Silakhor Plain () is the largest flat land in Lorestan province of Iran. Located in the northeast of Lorestan, Silakhor covers most of the populated parts of Borujerd, Dorud and Azna counties.

Geography
Silakhor is a grassland plain expanded northwest to south east along with the elevated reliefs of Zagros mountains. Starting 15 km north of the city of Borujerd in Oshtorinan District, this large geographical feature ends in south of Azna county. Silakhor is divided into two sections: Upper Silakhor and Lower Silakhor. Upper Silakhor is a smaller area located between Oshtorinan town and Borujerd city. Lower Silakhor starts from Borujerd city and after passing the town of Dorud, it ends in south of Azna town where Oshtorankuh is located.
Silakhor is an upper section of Karun River's basin. Starting from Garrin Mountain, Gelerood River passes southern footnotes of the city of Borujerd and receives more creeks in Lower Silakhor where it is called Tireh River. After joining Zaz river in Dorud, it continues toward the southern province of Khuzestan. Sezar river and then Dez River are other names for this river.

Geology
Geology of Silakhor is important as this plain is a border of Zagros and Central Iran tectonic plates. The west wing of Silakhor is the first row of Zagros known as Elevated Zagros which contains the highest picks of Zagros. From northwest to southeast, Silakhor plain is neighboring Garrin Mountain, Mount Sekuzan, Mount Mishparvar, Mount Shahneshin and Oshtorankuh.
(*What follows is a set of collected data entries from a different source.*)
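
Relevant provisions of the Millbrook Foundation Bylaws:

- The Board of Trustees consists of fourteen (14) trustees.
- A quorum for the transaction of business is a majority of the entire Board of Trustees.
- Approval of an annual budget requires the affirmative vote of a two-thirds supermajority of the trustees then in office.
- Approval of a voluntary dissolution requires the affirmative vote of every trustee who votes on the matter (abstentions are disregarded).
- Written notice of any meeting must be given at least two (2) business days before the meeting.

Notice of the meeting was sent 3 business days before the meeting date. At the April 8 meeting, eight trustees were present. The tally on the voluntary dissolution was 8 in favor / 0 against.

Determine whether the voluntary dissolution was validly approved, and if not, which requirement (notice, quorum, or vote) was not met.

Notice: 3 business days given; 2 required (3 ≥ 2). Satisfied.
Quorum: 8 present; quorum is 8. Satisfied.
Vote: the voluntary dissolution requires the unanimous vote of the votes cast (8). Unanimous means all 8, so 8 affirmative votes are needed; 8 voted in favor. Satisfied.

Valid — all requirements satisfied.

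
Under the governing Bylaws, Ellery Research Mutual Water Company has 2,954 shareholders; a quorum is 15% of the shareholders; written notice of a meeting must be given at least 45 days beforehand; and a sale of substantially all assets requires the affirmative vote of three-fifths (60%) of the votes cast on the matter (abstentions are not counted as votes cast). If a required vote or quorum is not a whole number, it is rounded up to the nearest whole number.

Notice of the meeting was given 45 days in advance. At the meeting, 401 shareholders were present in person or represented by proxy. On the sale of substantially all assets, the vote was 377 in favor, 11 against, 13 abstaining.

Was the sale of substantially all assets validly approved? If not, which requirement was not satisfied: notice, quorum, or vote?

Notice: 45 days given; 45 required. Satisfied.
Quorum: 15% of 2,954 = 443.10, rounded up to 444; 401 present. Not satisfied.
Vote: requires three-fifths of the votes cast (401 − 13 abstaining = 388); 3/5 of 388 = 232.80, rounded up to 233, so 233 needed; 377 in favor. Satisfied.

Invalid — quorum requirement not satisfied.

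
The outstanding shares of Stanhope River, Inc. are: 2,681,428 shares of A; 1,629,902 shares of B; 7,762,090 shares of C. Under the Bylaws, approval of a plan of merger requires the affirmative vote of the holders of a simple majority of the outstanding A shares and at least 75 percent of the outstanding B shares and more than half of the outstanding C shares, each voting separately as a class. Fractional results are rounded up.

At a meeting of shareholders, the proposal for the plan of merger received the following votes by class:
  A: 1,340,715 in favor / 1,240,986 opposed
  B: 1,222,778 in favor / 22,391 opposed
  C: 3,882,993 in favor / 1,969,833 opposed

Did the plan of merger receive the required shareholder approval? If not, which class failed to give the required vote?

Approved — every class gave the required vote.

A: a majority of 2681428 is 1340715; 1,340,715 required, 1,340,715 in favor — approved.
B: 3/4 of 1629902 = 1222426.50, rounded up to 1222427; 1,222,427 required, 1,222,778 in favor — approved.
C: a majority of 7762090 is 3881046; 3,881,046 required, 3,882,993 in favor — approved.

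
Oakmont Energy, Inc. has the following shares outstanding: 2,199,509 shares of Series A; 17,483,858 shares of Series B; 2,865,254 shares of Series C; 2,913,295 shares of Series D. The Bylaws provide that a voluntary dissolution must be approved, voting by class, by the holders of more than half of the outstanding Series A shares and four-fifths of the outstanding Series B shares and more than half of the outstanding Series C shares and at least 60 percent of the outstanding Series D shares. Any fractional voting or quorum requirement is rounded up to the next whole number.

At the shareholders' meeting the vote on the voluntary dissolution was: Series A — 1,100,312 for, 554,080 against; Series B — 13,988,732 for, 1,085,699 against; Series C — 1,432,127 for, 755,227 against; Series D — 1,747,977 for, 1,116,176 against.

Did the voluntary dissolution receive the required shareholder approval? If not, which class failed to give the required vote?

Not approved — the Series C shares did not give the required vote.

Series A: a majority of 2199509 is 1099755; 1,099,755 required, 1,100,312 in favor — approved.
Series B: 4/5 of 17483858 = 13987086.40, rounded up to 13987087; 13,987,087 required, 13,988,732 in favor — approved.
Series C: a majority of 2865254 is 1432628; 1,432,628 required, 1,432,127 in favor — not approved.
Series D: 3/5 of 2913295 = 1747977; 1,747,977 required, 1,747,977 in favor — approved.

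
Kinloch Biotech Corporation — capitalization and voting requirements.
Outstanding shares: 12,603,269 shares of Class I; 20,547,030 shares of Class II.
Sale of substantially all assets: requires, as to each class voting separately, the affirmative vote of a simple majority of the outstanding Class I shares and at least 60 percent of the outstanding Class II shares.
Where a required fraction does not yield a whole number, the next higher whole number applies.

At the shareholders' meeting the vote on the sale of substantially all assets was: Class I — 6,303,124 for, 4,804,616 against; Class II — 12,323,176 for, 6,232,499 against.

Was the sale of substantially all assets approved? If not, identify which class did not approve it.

Not approved — the Class II shares did not give the required vote.

Class I: a majority of 12603269 is 6301635; 6,301,635 required, 6,303,124 in favor — approved.
Class II: 3/5 of 20547030 = 12328218; 12,328,218 required, 12,323,176 in favor — not approved.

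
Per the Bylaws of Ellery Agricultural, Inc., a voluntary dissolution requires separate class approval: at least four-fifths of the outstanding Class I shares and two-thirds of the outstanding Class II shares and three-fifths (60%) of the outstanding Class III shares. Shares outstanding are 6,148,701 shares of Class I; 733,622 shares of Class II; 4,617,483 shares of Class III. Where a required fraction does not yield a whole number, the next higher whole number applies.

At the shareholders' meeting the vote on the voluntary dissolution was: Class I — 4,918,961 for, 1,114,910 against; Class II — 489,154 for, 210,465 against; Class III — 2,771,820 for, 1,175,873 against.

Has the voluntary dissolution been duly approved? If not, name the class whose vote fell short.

Class I: 4/5 of 6148701 = 4918960.80, rounded up to 4918961; 4,918,961 required, 4,918,961 in favor — approved.
Class II: 2/3 of 733622 = 489081.33, rounded up to 489082; 489,082 required, 489,154 in favor — approved.
Class III: 3/5 of 4617483 = 2770489.80, rounded up to 2770490; 2,770,490 required, 2,771,820 in favor — approved.

Approved — every class gave the required vote.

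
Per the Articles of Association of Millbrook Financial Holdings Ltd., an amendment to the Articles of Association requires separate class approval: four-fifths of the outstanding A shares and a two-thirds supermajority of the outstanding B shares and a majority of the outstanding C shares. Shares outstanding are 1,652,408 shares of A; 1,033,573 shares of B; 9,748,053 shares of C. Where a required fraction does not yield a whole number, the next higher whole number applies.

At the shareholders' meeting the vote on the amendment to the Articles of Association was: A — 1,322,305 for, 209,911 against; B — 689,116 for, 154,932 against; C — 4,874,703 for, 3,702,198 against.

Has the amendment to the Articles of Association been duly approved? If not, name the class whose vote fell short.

Approved — every class gave the required vote.

A: 4/5 of 1652408 = 1321926.40, rounded up to 1321927; 1,321,927 required, 1,322,305 in favor — approved.
B: 2/3 of 1033573 = 689048.67, rounded up to 689049; 689,049 required, 689,116 in favor — approved.
C: a majority of 9748053 is 4874027; 4,874,027 required, 4,874,703 in favor — approved.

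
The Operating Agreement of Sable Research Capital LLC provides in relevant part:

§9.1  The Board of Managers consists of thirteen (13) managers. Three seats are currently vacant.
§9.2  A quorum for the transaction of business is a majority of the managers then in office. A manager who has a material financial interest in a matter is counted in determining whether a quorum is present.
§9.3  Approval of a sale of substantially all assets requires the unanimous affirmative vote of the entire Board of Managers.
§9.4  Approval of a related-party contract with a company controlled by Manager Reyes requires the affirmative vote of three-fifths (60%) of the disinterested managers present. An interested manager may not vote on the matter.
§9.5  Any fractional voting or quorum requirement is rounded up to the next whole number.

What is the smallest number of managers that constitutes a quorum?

A majority of 10 is 6.

6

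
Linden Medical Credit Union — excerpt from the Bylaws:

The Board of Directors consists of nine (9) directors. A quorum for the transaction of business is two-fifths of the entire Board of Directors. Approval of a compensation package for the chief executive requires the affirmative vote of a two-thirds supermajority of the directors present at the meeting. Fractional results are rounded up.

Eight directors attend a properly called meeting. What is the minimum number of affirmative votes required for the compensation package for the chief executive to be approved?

The compensation package for the chief executive requires two-thirds of the directors present (8).
2/3 of 8 = 5.33, rounded up to 6.

6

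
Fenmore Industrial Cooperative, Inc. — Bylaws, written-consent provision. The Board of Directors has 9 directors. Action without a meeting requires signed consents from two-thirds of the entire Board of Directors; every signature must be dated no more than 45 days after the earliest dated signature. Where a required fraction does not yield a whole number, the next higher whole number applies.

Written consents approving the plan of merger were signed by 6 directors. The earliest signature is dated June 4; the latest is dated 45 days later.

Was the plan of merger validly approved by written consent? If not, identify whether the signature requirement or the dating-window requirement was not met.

Effective — both the signature and dating-window requirements are satisfied.

Signatures required: two-thirds of 9 — 2/3 of 9 = 6, so 6 needed; 6 signed. Sufficient.
Dating window: the latest signature is 45 days after the earliest; the limit is 45 days. Within the window.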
Heading east, Silakhor Plain reaches Inner Highlands of the Zagros Mountains also known as Sanandej - Sirjan Zone.

Earthquakes
Being the marginal junction of Elevated Zagros and the Inner Highlands, Silakhor is an active earthquake zone. The Trans-Zagros Fault has caused several heavy earthquakes there. Between 6,000–8,000 fatalities were caused by the 7.3  Borujerd earthquake that occurred south of Borujerd on January 23, 1909. Later, the 6.1  Borujerd earthquake occurred on March 31, 2006.